She was beautiful from the moment she was born, said her parents, burning pride in their words and a smile on their lips.
They talked about what they had gone through to conceive her - the anguish of infertility and the stress of IVF - and reflected on the joy of parenthood, experienced with their little girl and her little brother and sister. “It was all I’d dreamed of; me with three kids. It was perfect,” said Kate McCann of her past life. One she may never know again.
What struck me, as along with practically every family in the land I watched Monday night’s Crimewatch Madeleine McCann special, was that such a long time has passed since the night their three year-old disappeared, it has enabled Kate and Gerry to talk about her without pain and anger clouding her memory. Similarly, the first few days of that fateful holiday before Madeleine went missing can now be recalled with joy. The passing of time has given back to them those last few days of togetherness and the memories of their beautiful girl, happily splashing in the pool, snuggling up for a story.

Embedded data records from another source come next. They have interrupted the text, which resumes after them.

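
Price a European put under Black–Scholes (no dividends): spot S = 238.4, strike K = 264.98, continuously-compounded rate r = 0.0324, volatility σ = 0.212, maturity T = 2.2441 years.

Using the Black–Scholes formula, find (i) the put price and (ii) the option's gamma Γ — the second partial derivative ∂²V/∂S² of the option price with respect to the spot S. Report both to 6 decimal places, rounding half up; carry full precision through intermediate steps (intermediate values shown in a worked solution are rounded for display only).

price = 34.744850
Γ = 0.005261

σ√T = 0.212·√2.2441 = 0.317583
d₁ = (ln(S/K) + (r+σ²/2)T) / (σ√T) = (ln(238.4/264.98) + (0.0324+0.212²/2)·2.2441) / 0.317583 = (-0.105704 + 0.123138) / 0.317583 = 0.054895
d₂ = d₁ − σ√T = 0.054895 − 0.317583 = -0.262687
e^{−rT} = e^{−0.0324·2.2441} = 0.929872
N(−d₁) = 0.478111,  N(−d₂) = 0.603604
Put price V = K·e^{−rT}·N(−d₂) − S·N(−d₁) = 148.726487 − 113.981637 = 34.744850
φ(d₁) = (1/√(2π))·e^{−d₁²/2} = 0.398342
Γ = φ(d₁) / (S·σ·√T) = 0.005261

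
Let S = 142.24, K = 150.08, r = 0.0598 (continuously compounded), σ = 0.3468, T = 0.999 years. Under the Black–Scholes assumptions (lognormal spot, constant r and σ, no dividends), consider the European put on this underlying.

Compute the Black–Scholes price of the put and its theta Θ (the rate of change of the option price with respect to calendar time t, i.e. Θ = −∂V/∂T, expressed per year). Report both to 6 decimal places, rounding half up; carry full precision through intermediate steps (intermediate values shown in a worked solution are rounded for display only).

price = 19.083449
Θ = -4.916525

σ√T = 0.3468·√0.999 = 0.346627
d₁ = (ln(S/K) + (r+σ²/2)T) / (σ√T) = (ln(142.24/150.08) + (0.0598+0.3468²/2)·0.999) / 0.346627 = (-0.053653 + 0.119815) / 0.346627 = 0.190875
d₂ = d₁ − σ√T = 0.190875 − 0.346627 = -0.155751
e^{−rT} = e^{−0.0598·0.999} = 0.942009
N(−d₁) = 0.424312,  N(−d₂) = 0.561885
Put price V = K·e^{−rT}·N(−d₂) − S·N(−d₁) = 79.437533 − 60.354085 = 19.083449
φ(d₁) = (1/√(2π))·e^{−d₁²/2} = 0.391741
Θ = −S·φ(d₁)·σ/(2√T) + r·K·e^{−rT}·N(−d₂) = −9.666889 + 4.750364 = -4.916525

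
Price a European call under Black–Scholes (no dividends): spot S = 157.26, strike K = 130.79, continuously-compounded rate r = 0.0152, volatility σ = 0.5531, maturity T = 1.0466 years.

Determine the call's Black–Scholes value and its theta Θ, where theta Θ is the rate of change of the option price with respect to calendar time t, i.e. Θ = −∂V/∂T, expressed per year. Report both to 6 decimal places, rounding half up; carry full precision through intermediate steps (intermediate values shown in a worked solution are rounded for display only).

σ√T = 0.5531·√1.0466 = 0.565840
d₁ = (ln(S/K) + (r+σ²/2)T) / (σ√T) = (ln(157.26/130.79) + (0.0152+0.5531²/2)·1.0466) / 0.565840 = (0.184308 + 0.175996) / 0.565840 = 0.636758
d₂ = d₁ − σ√T = 0.636758 − 0.565840 = 0.070918
e^{−rT} = e^{−0.0152·1.0466} = 0.984218
N(d₁) = 0.737859,  N(d₂) = 0.528268
Call price V = S·N(d₁) − K·e^{−rT}·N(d₂) = 116.035677 − 68.001774 = 48.033902
φ(d₁) = (1/√(2π))·e^{−d₁²/2} = 0.325736
Θ = −S·φ(d₁)·σ/(2√T) − r·K·e^{−rT}·N(d₂) = −13.847358 − 1.033627 = -14.880984

price = 48.033902
Θ = -14.880984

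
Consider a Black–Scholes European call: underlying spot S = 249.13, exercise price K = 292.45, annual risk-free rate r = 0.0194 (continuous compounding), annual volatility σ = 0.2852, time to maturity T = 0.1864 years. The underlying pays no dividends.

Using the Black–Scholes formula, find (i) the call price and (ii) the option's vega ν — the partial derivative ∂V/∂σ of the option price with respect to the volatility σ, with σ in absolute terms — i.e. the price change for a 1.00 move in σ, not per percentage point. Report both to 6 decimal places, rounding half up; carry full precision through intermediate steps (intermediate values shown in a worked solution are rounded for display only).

σ√T = 0.2852·√0.1864 = 0.123132
d₁ = (ln(S/K) + (r+σ²/2)T) / (σ√T) = (ln(249.13/292.45) + (0.0194+0.2852²/2)·0.1864) / 0.123132 = (-0.160319 + 0.011197) / 0.123132 = -1.211069
d₂ = d₁ − σ√T = -1.211069 − 0.123132 = -1.334202
e^{−rT} = e^{−0.0194·0.1864} = 0.996390
N(d₁) = 0.112934,  N(d₂) = 0.091069
Call price V = S·N(d₁) − K·e^{−rT}·N(d₂) = 28.135357 − 26.536961 = 1.598396
φ(d₁) = (1/√(2π))·e^{−d₁²/2} = 0.191612
ν = S·φ(d₁)·√T = 20.609699

price = 1.598396
ν = 20.609699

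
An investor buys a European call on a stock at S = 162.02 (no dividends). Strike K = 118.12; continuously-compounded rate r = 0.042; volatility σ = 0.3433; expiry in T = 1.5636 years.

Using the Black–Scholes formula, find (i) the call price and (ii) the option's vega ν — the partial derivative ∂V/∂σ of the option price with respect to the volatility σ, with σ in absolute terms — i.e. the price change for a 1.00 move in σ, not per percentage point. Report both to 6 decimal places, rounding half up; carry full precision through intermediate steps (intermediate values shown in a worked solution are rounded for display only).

σ√T = 0.3433·√1.5636 = 0.429276
d₁ = (ln(S/K) + (r+σ²/2)T) / (σ√T) = (ln(162.02/118.12) + (0.042+0.3433²/2)·1.5636) / 0.429276 = (0.316019 + 0.157810) / 0.429276 = 1.103786
d₂ = d₁ − σ√T = 1.103786 − 0.429276 = 0.674510
e^{−rT} = e^{−0.042·1.5636} = 0.936439
N(d₁) = 0.865157,  N(d₂) = 0.750006
Call price V = S·N(d₁) − K·e^{−rT}·N(d₂) = 140.172740 − 82.959818 = 57.212922
φ(d₁) = (1/√(2π))·e^{−d₁²/2} = 0.216945
ν = S·φ(d₁)·√T = 43.952297

price = 57.212922
ν = 43.952297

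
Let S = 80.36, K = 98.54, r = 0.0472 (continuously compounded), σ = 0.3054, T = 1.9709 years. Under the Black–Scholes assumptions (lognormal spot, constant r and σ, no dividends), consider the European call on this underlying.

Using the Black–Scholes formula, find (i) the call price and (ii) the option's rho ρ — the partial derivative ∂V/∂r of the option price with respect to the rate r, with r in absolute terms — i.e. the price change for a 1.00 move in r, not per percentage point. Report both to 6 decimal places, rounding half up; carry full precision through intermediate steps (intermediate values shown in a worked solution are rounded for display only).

price = 10.200045
ρ = 56.287257

σ√T = 0.3054·√1.9709 = 0.428747
d₁ = (ln(S/K) + (r+σ²/2)T) / (σ√T) = (ln(80.36/98.54) + (0.0472+0.3054²/2)·1.9709) / 0.428747 = (-0.203946 + 0.184939) / 0.428747 = -0.044333
d₂ = d₁ − σ√T = -0.044333 − 0.428747 = -0.473080
e^{−rT} = e^{−0.0472·1.9709} = 0.911169
N(d₁) = 0.482320,  N(d₂) = 0.318078
Call price V = S·N(d₁) − K·e^{−rT}·N(d₂) = 38.759209 − 28.559165 = 10.200045
ρ = K·T·e^{−rT}·N(d₂) = 56.287257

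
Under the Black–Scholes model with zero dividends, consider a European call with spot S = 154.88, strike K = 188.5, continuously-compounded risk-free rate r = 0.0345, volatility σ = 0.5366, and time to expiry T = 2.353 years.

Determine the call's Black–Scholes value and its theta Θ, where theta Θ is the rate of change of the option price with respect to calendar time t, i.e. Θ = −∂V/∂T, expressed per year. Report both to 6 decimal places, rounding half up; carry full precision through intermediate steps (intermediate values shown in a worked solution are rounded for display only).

price = 43.503724
Θ = -12.158694

σ√T = 0.5366·√2.353 = 0.823117
d₁ = (ln(S/K) + (r+σ²/2)T) / (σ√T) = (ln(154.88/188.5) + (0.0345+0.5366²/2)·2.353) / 0.823117 = (-0.196447 + 0.419939) / 0.823117 = 0.271519
d₂ = d₁ − σ√T = 0.271519 − 0.823117 = -0.551598
e^{−rT} = e^{−0.0345·2.353} = 0.922029
N(d₁) = 0.607004,  N(d₂) = 0.290612
Call price V = S·N(d₁) − K·e^{−rT}·N(d₂) = 94.012793 − 50.509069 = 43.503724
φ(d₁) = (1/√(2π))·e^{−d₁²/2} = 0.384504
Θ = −S·φ(d₁)·σ/(2√T) − r·K·e^{−rT}·N(d₂) = −10.416131 − 1.742563 = -12.158694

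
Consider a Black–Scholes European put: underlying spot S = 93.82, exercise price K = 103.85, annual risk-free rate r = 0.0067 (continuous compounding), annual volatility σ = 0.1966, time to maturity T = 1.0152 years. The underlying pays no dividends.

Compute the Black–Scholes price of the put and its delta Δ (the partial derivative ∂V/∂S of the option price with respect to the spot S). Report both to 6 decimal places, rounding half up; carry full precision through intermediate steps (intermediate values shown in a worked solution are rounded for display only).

price = 13.301961
Δ = -0.647792

σ√T = 0.1966·√1.0152 = 0.198089
d₁ = (ln(S/K) + (r+σ²/2)T) / (σ√T) = (ln(93.82/103.85) + (0.0067+0.1966²/2)·1.0152) / 0.198089 = (-0.101569 + 0.026421) / 0.198089 = -0.379366
d₂ = d₁ − σ√T = -0.379366 − 0.198089 = -0.577455
e^{−rT} = e^{−0.0067·1.0152} = 0.993221
N(−d₁) = 0.647792,  N(−d₂) = 0.718184
Put price V = K·e^{−rT}·N(−d₂) − S·N(−d₁) = 74.077815 − 60.775854 = 13.301961
Δ = −N(−d₁) = -0.647792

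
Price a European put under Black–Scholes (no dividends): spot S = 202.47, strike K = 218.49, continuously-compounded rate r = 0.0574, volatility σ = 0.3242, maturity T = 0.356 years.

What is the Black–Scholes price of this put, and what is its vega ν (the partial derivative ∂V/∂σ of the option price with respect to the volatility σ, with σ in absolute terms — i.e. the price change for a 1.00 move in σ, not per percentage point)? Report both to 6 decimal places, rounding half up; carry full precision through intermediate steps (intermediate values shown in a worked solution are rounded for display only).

σ√T = 0.3242·√0.356 = 0.193436
d₁ = (ln(S/K) + (r+σ²/2)T) / (σ√T) = (ln(202.47/218.49) + (0.0574+0.3242²/2)·0.356) / 0.193436 = (-0.076149 + 0.039143) / 0.193436 = -0.191305
d₂ = d₁ − σ√T = -0.191305 − 0.193436 = -0.384741
e^{−rT} = e^{−0.0574·0.356} = 0.979773
N(−d₁) = 0.575857,  N(−d₂) = 0.649785
Put price V = K·e^{−rT}·N(−d₂) − S·N(−d₁) = 139.099953 − 116.593694 = 22.506259
φ(d₁) = (1/√(2π))·e^{−d₁²/2} = 0.391709
ν = S·φ(d₁)·√T = 47.320431

price = 22.506259
ν = 47.320431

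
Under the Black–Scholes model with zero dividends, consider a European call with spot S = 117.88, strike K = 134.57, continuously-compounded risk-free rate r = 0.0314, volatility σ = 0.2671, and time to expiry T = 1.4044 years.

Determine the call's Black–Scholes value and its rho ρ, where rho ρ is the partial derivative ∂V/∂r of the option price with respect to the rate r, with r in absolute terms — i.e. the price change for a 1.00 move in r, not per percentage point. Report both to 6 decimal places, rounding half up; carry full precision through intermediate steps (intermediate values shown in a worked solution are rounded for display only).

price = 10.660175
ρ = 59.848329

σ√T = 0.2671·√1.4044 = 0.316533
d₁ = (ln(S/K) + (r+σ²/2)T) / (σ√T) = (ln(117.88/134.57) + (0.0314+0.2671²/2)·1.4044) / 0.316533 = (-0.132417 + 0.094195) / 0.316533 = -0.120754
d₂ = d₁ − σ√T = -0.120754 − 0.316533 = -0.437287
e^{−rT} = e^{−0.0314·1.4044} = 0.956860
N(d₁) = 0.451943,  N(d₂) = 0.330952
Call price V = S·N(d₁) − K·e^{−rT}·N(d₂) = 53.275049 − 42.614874 = 10.660175
ρ = K·T·e^{−rT}·N(d₂) = 59.848329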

But what they hoped in the face of logic for was that time had not stolen away other very vital memories - from people who were in Portugal’s Praia de Luz that night six years ago, or knew others that were. The world knows the face of Madeleine McCann in minute detail. How could anyone forget those incredible eyes, fringed with inky lashes and strikingly marked? But six years on, could anyone remember with pin-sharp clarity a detail that might, along with hundreds of others, help to solve the mystery of Madeleine?
It seems they could. There were thousands of calls - an unprecedented response. Images of a possible abductor, walking to the sea, a child in his arms, sparked names.
Others who have lost children, like Sheffield’s Debbie Needham, mum of Ben, and Andrew Gosden’s Doncaster mum and dad Kevin and Glenys, must have watched and wished for the same opportunity. They must have it. Their loss is not one iota less.